Exploratory Data Analysis: Shape of the Data

Start to understand how your time series data looks
machine-learning
time-series
Author

Mike Tokic

Published

October 15, 2024

This post is part of the exploratory data analysis chapter within a larger learning series around time series forecasting fundamentals. Check out the main learning path to see other posts in the series.

The example data used in this series can be found here.

Initial Data Smell Test

The first step of exploratory data analysis for time series is getting a feel for the data at a high level. This doesn’t involve complex statistical analysis. Just simple charts to see how things look. When analyzing these charts we’ll use the most underrated concept in machine learning. The human smell test. This involves using your eye balls to look at the data and understand what could be going on based on your domain experience. Let’s chart the time series in a few ways and give it a smell test.

Total revenue by month

Looking at the data all up shows a pretty stable upward trend with a few bumps in the data. Right now it’s hard to tell if those bumps in 2019 and 2021 are outliers or not. We would have to dig deeper into the data. The trend seems to be growing exponentially. Meaning it’s not a straight line but instead one that seems to grow faster each year. This kind of hockey stick growth is what all businesses aspire to. Lastly it’s hard to tell if there is any strong seasonality.

Total country revenue by month

Breaking out the data by each country gives us a better picture of what’s going on in our monthly sales. Canada is the country with the exponential growth, combined with a few spikes in some months. These spikes could be one off events that are unpredictable, or something happened in those months that can be quantified in data.

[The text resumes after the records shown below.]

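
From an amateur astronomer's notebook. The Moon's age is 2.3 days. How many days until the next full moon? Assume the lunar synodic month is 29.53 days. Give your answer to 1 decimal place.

12.5 days

Full moon is 0.5 of the way through the cycle: age 0.5 × 29.53 = 14.765 d.
That is 14.765 − 2.3 = 12.465 days ahead.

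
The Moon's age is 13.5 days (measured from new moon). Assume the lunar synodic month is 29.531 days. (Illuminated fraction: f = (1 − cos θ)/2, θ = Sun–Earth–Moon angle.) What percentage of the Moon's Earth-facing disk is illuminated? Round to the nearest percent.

98%

Phase angle: θ = 360°·(13.5 d)/(29.531 d) = 164.6°.
With cos θ = (-0.964), the lit fraction is (1 − (-0.964))/2 ≈ 0.982, so 98%.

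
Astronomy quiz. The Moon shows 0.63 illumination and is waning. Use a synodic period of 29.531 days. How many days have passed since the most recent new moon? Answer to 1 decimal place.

cos θ = 1 − 2f = -0.260, giving a principal value of 105.1°.
Waning ⇒ past full, so θ = 360° − 105.1° = 254.9°.
Age = 29.531 × 254.9°/360° ≈ 20.91 days.

20.9 days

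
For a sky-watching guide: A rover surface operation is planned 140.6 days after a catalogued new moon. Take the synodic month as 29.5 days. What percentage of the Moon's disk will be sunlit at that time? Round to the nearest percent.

45%

Reduce mod P: 140.6 − 4×29.5 = 22.60 d into the current lunation.
Phase angle: θ = 360°·(22.60 d)/(29.5 d) = 275.8°.
cos 275.8° = 0.101, so f = (1 − 0.101)/2 = 0.450, so 45%.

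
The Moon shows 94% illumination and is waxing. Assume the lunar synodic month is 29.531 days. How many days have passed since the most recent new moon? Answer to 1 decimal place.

12.4 days

From f = (1 − cos θ)/2: cos θ = 1 − 2×0.94 = -0.880; arccos → 151.6°.
The Moon is waxing (0°–180°), so θ = 151.6° directly.
Age = 29.531 × 151.6°/360° ≈ 12.44 days.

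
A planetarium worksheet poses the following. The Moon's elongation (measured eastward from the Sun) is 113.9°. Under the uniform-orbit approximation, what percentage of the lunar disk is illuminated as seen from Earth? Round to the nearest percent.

70%

f = (1 − cos 113.9°)/2 = (1 − (-0.405))/2 ≈ 0.703, i.e. 70%.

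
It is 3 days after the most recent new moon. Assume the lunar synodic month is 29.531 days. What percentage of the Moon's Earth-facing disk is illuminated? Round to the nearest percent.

10%

The Moon has covered 3/29.531 of its cycle, so θ ≈ 360° × 3/29.531 = 36.6°.
cos 36.6° = 0.803, so f = (1 − 0.803)/2 = 0.098, so 10%.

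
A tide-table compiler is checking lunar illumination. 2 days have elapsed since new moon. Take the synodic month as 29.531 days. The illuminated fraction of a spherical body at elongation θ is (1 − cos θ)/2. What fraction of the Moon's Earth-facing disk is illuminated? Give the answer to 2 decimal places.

Elongation θ = 360° × 2/29.531 ≈ 24.4°.
With cos θ = 0.911, the lit fraction is (1 − 0.911)/2 ≈ 0.045.

0.04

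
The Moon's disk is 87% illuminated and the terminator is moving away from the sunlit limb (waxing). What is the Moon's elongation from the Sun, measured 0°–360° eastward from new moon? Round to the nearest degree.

138°

Invert f = (1 − cos θ)/2 to get cos θ = 1 − 2(0.87) = -0.740, hence θ₀ = arccos -0.740 = 137.7°.
Waxing ⇒ before full, so θ = 137.7°.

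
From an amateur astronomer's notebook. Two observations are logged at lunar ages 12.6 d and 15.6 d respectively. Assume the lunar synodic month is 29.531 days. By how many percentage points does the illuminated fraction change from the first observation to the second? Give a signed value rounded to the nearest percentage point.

+4 pp

First observation: θ = 360°·12.6/29.531 = 153.6°, so f = 0.948.
Second observation: θ = 190.2°, f = 0.992.
Δf = 0.992 − 0.948 = +0.044, i.e. +4 pp.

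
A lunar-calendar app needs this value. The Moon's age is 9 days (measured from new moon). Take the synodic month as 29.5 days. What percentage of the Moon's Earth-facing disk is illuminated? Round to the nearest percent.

Elongation θ = 360° × 9/29.5 ≈ 109.8°.
With cos θ = (-0.339), the lit fraction is (1 − (-0.339))/2 ≈ 0.670, so 67%.

67%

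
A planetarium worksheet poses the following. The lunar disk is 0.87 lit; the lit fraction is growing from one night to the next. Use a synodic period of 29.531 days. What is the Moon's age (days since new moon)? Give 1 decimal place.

11.3 days

From f = (1 − cos θ)/2: cos θ = 1 − 2×0.87 = -0.740; arccos → 137.7°.
Waxing ⇒ before full, so θ = 137.7°.
Age = 29.531 × 137.7°/360° ≈ 11.30 days.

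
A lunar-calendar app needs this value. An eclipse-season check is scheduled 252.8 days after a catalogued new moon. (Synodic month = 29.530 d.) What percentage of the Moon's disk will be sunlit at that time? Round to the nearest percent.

252.8/29.530 = 8.561 lunations, so 8 complete cycles and 16.56 d into the next.
Phase angle: θ = 360°·(16.56 d)/(29.530 d) = 201.9°.
With cos θ = (-0.928), the lit fraction is (1 − (-0.928))/2 ≈ 0.964, so 96%.

96%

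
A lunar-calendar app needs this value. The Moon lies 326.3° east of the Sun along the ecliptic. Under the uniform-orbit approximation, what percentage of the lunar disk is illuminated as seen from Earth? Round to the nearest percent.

Half-versine of 326.3°: (1 − 0.832)/2 = 0.084, i.e. 8%.

8%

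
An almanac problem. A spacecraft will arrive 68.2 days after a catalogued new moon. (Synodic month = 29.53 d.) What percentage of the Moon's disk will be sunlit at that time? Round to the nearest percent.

68.2/29.53 = 2.310 lunations, so 2 complete cycles and 9.14 d into the next.
Phase angle: θ = 360°·(9.14 d)/(29.53 d) = 111.4°.
cos 111.4° = (-0.365), so f = (1 − (-0.365))/2 = 0.683, so 68%.

68%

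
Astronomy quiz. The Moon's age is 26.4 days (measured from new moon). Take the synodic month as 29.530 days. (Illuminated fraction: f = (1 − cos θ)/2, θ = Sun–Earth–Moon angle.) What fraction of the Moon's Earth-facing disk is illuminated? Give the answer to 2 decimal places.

The Moon has covered 26.4/29.530 of its cycle, so θ ≈ 360° × 26.4/29.530 = 321.8°.
cos 321.8° = 0.786, so f = (1 − 0.786)/2 = 0.107.

0.11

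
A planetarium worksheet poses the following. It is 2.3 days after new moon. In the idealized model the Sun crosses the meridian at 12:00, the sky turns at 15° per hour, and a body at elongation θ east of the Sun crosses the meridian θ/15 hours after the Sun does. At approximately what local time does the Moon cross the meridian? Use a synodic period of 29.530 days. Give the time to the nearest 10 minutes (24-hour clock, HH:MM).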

Revenue in the United States has more of a linear upward trend with strong seasonality. There is something strange going on in 2020 though. Any guesses on what that could be?

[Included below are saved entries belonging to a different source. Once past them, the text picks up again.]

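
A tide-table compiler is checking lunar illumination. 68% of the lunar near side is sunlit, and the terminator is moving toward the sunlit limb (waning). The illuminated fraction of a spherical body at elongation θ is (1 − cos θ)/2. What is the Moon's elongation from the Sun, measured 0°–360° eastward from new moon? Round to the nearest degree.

249°

cos θ = 1 − 2f = -0.360, giving a principal value of 111.1°.
Waning ⇒ past full, so θ = 360° − 111.1° = 248.9°.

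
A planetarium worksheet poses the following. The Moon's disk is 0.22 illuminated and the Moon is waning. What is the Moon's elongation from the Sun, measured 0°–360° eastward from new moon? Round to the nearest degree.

From f = (1 − cos θ)/2: cos θ = 1 − 2×0.22 = 0.560; arccos → 55.9°.
Since the Moon is past full (waning), take the reflex angle: θ = 360° − 55.9° = 304.1°.

304°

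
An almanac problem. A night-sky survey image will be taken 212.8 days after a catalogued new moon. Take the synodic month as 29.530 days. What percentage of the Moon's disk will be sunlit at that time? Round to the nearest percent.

212.8 d spans 7 complete synodic months (7 × 29.530 = 206.71 d) plus 6.09 d.
The Moon has covered 6.09/29.530 of its cycle, so θ ≈ 360° × 6.09/29.530 = 74.2°.
cos 74.2° = 0.272, so f = (1 − 0.272)/2 = 0.364, so 36%.

36%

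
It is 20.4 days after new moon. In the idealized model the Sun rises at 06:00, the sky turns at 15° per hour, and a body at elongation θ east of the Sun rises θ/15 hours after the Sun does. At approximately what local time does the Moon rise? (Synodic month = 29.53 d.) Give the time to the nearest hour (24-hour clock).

Phase angle: θ = 360°·(20.4 d)/(29.53 d) = 248.7°.
Delay after the Sun = 248.7° / (15°/h) ≈ 16.58 h.
06:00 + 16.58 h ≈ 22:35 → 23:00 to the nearest hour.

23:00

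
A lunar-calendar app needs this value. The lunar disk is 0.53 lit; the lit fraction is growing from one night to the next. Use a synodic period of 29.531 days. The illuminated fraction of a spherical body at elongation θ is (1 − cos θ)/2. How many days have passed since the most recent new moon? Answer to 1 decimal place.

7.7 days

From f = (1 − cos θ)/2: cos θ = 1 − 2×0.53 = -0.060; arccos → 93.4°.
Before full moon the principal value applies: θ = 93.4°.
That fraction of the synodic month is 93.4/360 × 29.531 d ≈ 7.66 d.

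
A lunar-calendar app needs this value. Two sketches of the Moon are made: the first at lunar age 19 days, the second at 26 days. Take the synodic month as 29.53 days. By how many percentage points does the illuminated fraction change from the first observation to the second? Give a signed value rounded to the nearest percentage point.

-68 pp

θ₁ = 360° × 19/29.53 = 231.6°, f₁ = (1 − cos θ₁)/2 = 0.810.
θ₂ = 360° × 26/29.53 = 317.0°, f₂ = (1 − cos θ₂)/2 = 0.135.
Change = f₂ − f₁ = -0.676 → -68 percentage points.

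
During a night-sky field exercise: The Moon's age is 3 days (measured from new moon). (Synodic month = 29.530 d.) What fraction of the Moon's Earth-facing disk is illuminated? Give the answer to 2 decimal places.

0.10

The Moon has covered 3/29.530 of its cycle, so θ ≈ 360° × 3/29.530 = 36.6°.
Illuminated fraction = (1 − cos 36.6°)/2 = (1 − 0.803)/2 ≈ 0.098.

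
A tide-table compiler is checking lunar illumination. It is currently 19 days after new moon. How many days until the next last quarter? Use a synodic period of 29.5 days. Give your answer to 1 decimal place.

Last quarter is 0.75 of the way through the cycle: age 0.75 × 29.5 = 22.125 d.
That is 22.125 − 19 = 3.125 days ahead.

3.1 days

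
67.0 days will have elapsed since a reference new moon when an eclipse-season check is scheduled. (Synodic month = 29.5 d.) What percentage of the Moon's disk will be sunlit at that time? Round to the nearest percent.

67.0 d spans 2 complete synodic months (2 × 29.5 = 59.00 d) plus 8.00 d.
Phase angle: θ = 360°·(8.00 d)/(29.5 d) = 97.6°.
Illuminated fraction = (1 − cos 97.6°)/2 = (1 − (-0.133))/2 ≈ 0.566, so 57%.

57%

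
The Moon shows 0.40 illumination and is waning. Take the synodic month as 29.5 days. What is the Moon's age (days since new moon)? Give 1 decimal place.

Invert f = (1 − cos θ)/2 to get cos θ = 1 − 2(0.40) = 0.200, hence θ₀ = arccos 0.200 = 78.5°.
Since the Moon is past full (waning), take the reflex angle: θ = 360° − 78.5° = 281.5°.
That fraction of the synodic month is 281.5/360 × 29.5 d ≈ 23.07 d.

23.1 days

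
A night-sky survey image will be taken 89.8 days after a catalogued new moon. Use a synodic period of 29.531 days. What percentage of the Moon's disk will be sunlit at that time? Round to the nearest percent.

2%

Reduce mod P: 89.8 − 3×29.531 = 1.21 d into the current lunation.
The Moon has covered 1.21/29.531 of its cycle, so θ ≈ 360° × 1.21/29.531 = 14.7°.
Illuminated fraction = (1 − cos 14.7°)/2 = (1 − 0.967)/2 ≈ 0.016, so 2%.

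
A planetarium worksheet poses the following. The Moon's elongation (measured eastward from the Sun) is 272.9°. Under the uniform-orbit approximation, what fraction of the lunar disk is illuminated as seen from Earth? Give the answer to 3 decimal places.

cos 272.9° = 0.051, so f = (1 − 0.051)/2 = 0.475.

0.475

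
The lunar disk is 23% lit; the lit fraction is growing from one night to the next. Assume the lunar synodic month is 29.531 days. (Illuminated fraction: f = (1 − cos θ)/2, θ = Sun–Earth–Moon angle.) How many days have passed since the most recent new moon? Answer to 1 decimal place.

4.7 days

cos θ = 1 − 2f = 0.540, giving a principal value of 57.3°.
Waxing ⇒ before full, so θ = 57.3°.
Age = 29.531 × 57.3°/360° ≈ 4.70 days.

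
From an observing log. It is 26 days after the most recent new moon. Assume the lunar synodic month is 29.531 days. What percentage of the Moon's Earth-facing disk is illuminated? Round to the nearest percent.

13%

Elongation θ = 360° × 26/29.531 ≈ 317.0°.
With cos θ = 0.731, the lit fraction is (1 − 0.731)/2 ≈ 0.135, so 13%.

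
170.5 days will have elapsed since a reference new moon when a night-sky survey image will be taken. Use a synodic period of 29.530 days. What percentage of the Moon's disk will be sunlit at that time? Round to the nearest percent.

170.5/29.530 = 5.774 lunations, so 5 complete cycles and 22.85 d into the next.
Elongation θ = 360° × 22.85/29.530 ≈ 278.6°.
Illuminated fraction = (1 − cos 278.6°)/2 = (1 − 0.149)/2 ≈ 0.426, so 43%.

43%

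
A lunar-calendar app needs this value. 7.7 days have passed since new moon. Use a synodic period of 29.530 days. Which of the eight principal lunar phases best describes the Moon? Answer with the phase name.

first quarter

θ ≈ 360° × 7.7/29.530 = 94°, which falls in the first quarter sector.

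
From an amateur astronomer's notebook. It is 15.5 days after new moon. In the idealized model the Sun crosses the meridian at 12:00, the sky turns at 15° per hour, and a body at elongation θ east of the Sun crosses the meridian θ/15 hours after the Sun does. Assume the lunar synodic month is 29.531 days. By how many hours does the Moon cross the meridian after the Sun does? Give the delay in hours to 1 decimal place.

Elongation θ = 360° × 15.5/29.531 ≈ 189.0°.
At 15° of sky rotation per hour, 189.0° corresponds to a 12.60 h lag.
So the Moon crosses the meridian 12.60 h after the Sun.

12.6 h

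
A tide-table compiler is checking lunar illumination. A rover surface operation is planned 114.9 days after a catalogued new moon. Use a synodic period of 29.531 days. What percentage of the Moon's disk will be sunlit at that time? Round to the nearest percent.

11%

114.9 d spans 3 complete synodic months (3 × 29.531 = 88.59 d) plus 26.31 d.
The Moon has covered 26.31/29.531 of its cycle, so θ ≈ 360° × 26.31/29.531 = 320.7°.
Illuminated fraction = (1 − cos 320.7°)/2 = (1 − 0.774)/2 ≈ 0.113, so 11%.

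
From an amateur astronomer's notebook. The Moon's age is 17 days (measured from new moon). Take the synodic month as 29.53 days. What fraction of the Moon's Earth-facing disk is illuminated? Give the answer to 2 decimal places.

0.94

Phase angle: θ = 360°·(17 d)/(29.53 d) = 207.2°.
cos 207.2° = (-0.889), so f = (1 − (-0.889))/2 = 0.945.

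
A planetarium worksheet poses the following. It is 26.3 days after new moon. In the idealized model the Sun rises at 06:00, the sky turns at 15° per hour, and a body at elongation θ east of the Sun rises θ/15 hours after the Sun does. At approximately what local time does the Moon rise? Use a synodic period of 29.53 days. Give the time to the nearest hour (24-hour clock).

03:00

Elongation θ = 360° × 26.3/29.53 ≈ 320.6°.
Delay after the Sun = 320.6° / (15°/h) ≈ 21.37 h.
06:00 + 21.37 h ≈ 03:22 → 03:00 to the nearest hour.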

Total product revenue by month

Looking at revenue by product tells a similar story as revenue by country. Cookie sales seem to be a lot more bumpier than ice cream, which is more stable and growing fast.

Revenue for each individual time series by month

Finally we can view each time series individually. Our initial hunches at higher aggregations are now confirmed. We can see Canada cookie sales have those crazy spikes. After talking to our sales and marketing teams, we learn that the spikes are caused by new cookie product launches. Ice cream sales in Canada is the one series with the exponential growth. Both don’t have much seasonality.

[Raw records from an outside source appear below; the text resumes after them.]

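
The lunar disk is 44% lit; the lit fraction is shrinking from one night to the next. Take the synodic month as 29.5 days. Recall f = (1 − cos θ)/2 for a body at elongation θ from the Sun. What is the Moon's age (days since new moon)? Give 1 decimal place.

From f = (1 − cos θ)/2: cos θ = 1 − 2×0.44 = 0.120; arccos → 83.1°.
Waning ⇒ past full, so θ = 360° − 83.1° = 276.9°.
At 360°/29.5 d per day, 276.9° corresponds to 22.69 days.

22.7 days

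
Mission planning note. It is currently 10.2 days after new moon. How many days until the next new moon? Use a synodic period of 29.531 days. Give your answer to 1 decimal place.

19.3 days

The next new moon completes the synodic month: 29.531 − 10.2 = 19.331 days.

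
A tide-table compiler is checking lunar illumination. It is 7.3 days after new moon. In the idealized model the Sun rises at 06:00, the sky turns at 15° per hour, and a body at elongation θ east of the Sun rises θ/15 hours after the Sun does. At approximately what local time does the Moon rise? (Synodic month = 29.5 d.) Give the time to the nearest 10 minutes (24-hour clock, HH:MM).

12:00

Elongation θ = 360° × 7.3/29.5 ≈ 89.1°.
The Moon trails the Sun by θ/15 = 89.1/15 ≈ 5.94 hours.
06:00 + 5.939 h ≈ 11:56 → 12:00 to the nearest ten minutes.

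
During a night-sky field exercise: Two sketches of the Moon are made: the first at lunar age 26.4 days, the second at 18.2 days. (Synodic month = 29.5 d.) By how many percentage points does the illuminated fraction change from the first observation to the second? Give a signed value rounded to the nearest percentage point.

+77 pp

θ₁ = 360° × 26.4/29.5 = 322.2°, f₁ = (1 − cos θ₁)/2 = 0.105.
θ₂ = 360° × 18.2/29.5 = 222.1°, f₂ = (1 − cos θ₂)/2 = 0.871.
Change = f₂ − f₁ = +0.766 → +77 percentage points.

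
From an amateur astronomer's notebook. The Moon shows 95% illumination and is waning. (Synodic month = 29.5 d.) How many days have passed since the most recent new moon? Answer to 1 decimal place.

16.9 days

cos θ = 1 − 2f = -0.900, giving a principal value of 154.2°.
Waning ⇒ past full, so θ = 360° − 154.2° = 205.8°.
Age = 29.5 × 205.8°/360° ≈ 16.87 days.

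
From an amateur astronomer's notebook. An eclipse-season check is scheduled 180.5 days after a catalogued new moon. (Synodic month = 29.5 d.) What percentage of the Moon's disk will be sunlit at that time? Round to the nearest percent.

180.5 d spans 6 complete synodic months (6 × 29.5 = 177.00 d) plus 3.50 d.
The Moon has covered 3.50/29.5 of its cycle, so θ ≈ 360° × 3.50/29.5 = 42.7°.
With cos θ = 0.735, the lit fraction is (1 − 0.735)/2 ≈ 0.133, so 13%.

13%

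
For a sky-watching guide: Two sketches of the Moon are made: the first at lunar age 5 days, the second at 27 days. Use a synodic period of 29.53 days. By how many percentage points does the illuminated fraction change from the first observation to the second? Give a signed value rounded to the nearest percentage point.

-19 percentage points

θ₁ = 360° × 5/29.53 = 61.0°, f₁ = (1 − cos θ₁)/2 = 0.257.
θ₂ = 360° × 27/29.53 = 329.2°, f₂ = (1 − cos θ₂)/2 = 0.071.
Change = f₂ − f₁ = -0.187 → -19 percentage points.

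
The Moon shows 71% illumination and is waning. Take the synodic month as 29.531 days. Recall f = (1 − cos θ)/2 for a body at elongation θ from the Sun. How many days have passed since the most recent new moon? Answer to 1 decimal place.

20.1 days

cos θ = 1 − 2f = -0.420, giving a principal value of 114.8°.
Since the Moon is past full (waning), take the reflex angle: θ = 360° − 114.8° = 245.2°.
Age = 29.531 × 245.2°/360° ≈ 20.11 days.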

Revenue in the United States is all about seasonality. Cookie sales show an interesting dip in 2020 but seem to rebound in 2021. This could be caused by the impact of COVID. Ice cream sales has both strong trend and seasonality. This will make it easy to forecast going forward. The more stable the trends and seasonality in your time series, the easier it is to create an accurate future forecast. The future should always resemble the past.

Final Thoughts

We have now completed our initial smell test of the historical data. Based on our domain knowledge of the business we can start to understand what happened in the past, and use that information to help us create a better future forecast. The smell test was easy on this dataset since there are only four time series. You might be working with thousands of time series at your company, so higher level smell checks might be the only thing you can do. There are more automated ways at analyzing the data, and will be explored more in future posts.